If we’re going to discuss keywords, it would be good to have a common understanding of what we mean.  The clue is in the word itself: key word(s).

A keyword is one or two words that summarize the key idea in a range of media.

Key word(s): key idea.

A Keyword is what you want to remember about a range of media.

The details will vary from project to project, but keywords are an organizational structure to bring together material with the same key idea.

One of the biggest issues we have to deal with in Content Metadata is to determine a keyword strategy for naming our media ranges, a.k.a. selects.

Within Final Cut Pro X, the concept of a Keyword Range is very clear: apply a keyword to a selected range of media. The same idea can be applied within other NLEs by creating sub-clips for the media ranges and organizing them in bins. In that context the bin names would be the equivalent of keywords: what you would use as a bin name would be the same as would be used for a Keyword.
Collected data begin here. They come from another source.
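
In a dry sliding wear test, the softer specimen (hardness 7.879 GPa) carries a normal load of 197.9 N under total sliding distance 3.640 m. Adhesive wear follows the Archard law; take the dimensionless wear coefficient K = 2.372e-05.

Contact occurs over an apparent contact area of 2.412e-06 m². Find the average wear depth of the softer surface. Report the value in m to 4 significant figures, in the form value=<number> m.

The intermediates appear rounded. Every step keeps full float precision. Rounded once at the end: four significant digits.
Convert: Hardness H = 7.879 GPa = 7.879e+09 Pa.
Expressed in SI base units: W = 197.9 N, H = 7.879e+09 Pa, K = 2.372e-05.
By Archard's law, V = K·W·L/H = 2.372e-05 · 197.9 · 3.640 / 7.879e+09 = 2.169e-12 m³.
Wear depth h = V/A = 2.169e-12 / 2.412e-06 = 8.991e-07 m.

value=8.991e-07 m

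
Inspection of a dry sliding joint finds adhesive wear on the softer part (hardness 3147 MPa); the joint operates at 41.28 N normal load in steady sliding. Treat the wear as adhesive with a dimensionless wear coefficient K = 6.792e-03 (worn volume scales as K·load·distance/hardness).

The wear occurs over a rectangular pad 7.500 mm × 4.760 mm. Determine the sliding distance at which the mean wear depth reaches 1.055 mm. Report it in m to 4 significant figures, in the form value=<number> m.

value=422.7 m

Intermediates are shown rounded; every step keeps exact precision, and one final rounding to 4 significant digits.
Hardness H = 3147 MPa = 3.147e+09 Pa.
Pad sides 7.500 mm × 4.760 mm = 0.007500 m × 0.004760 m. Contact area A = 0.007500 m × 0.004760 m = 3.570e-05 m².
Depth limit h_lim = 1.055 mm = 0.001055 m.
SI base units throughout: W = 41.28 N, H = 3.147e+09 Pa, K = 6.792e-03.
Volume at the limit: V_lim = h_lim·A = 0.001055 · 3.570e-05 = 3.766e-08 m³.
Life L = V_lim·H/(K·W) = 3.766e-08 · 3.147e+09 / (6.792e-03 · 41.28) = 422.7 m.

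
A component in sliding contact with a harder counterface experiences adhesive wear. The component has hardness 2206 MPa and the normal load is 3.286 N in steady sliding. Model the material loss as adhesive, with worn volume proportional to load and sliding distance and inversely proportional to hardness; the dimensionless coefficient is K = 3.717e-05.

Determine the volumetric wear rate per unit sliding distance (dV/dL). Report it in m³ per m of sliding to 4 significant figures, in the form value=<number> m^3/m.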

Keywords share a common philosophy as tags or keywords in other contexts. For example, within most image library applications (unfortunately not Photos) I can apply Keywords to an image to help organize my photos into categories. In macOS Finder I can apply keywords to files to make it easier to find them. (FindrCat can take your Final Cut Pro X Keywords and convert them to Finder Tags.)

There are two things to consider with keywords:

  • Keeping the keyword concise
  • Having the “right” number of keywords.

Key concepts are able to be summarized with few words. If you find yourself assigning more than three words, you’re probably not really embodying the key concept, but rather attempting a pseudo transcript, which can be valuable, but isn’t keywording.

For example: “Dropping out is not only embarrassing, it’s letting the team down” would be more appropriately keyworded as “Dropping Out”.

Similarly “Exciting news ken stunt guy is coming down Saturday to choreograph flash mob it’s huge he’s the biggest in Hollywood” should be keyworded as “Flash Mob”.

As well as keeping the keywords themselves concise, it is important to find the balance between too many keywords – where the clips you want are lost in the mountain of keywords – and too few keywords – again leading to an inability to find the clip(s) you want. Finding the balance is the key to good organization.

I’ve made both mistakes. Whether you over-keyword, or under-keyword, the result is much the same: you can’t find the content that you want to find. If there are too many keywords, the content is spread thin and you end up with large lists of keywords with few clip selects in each.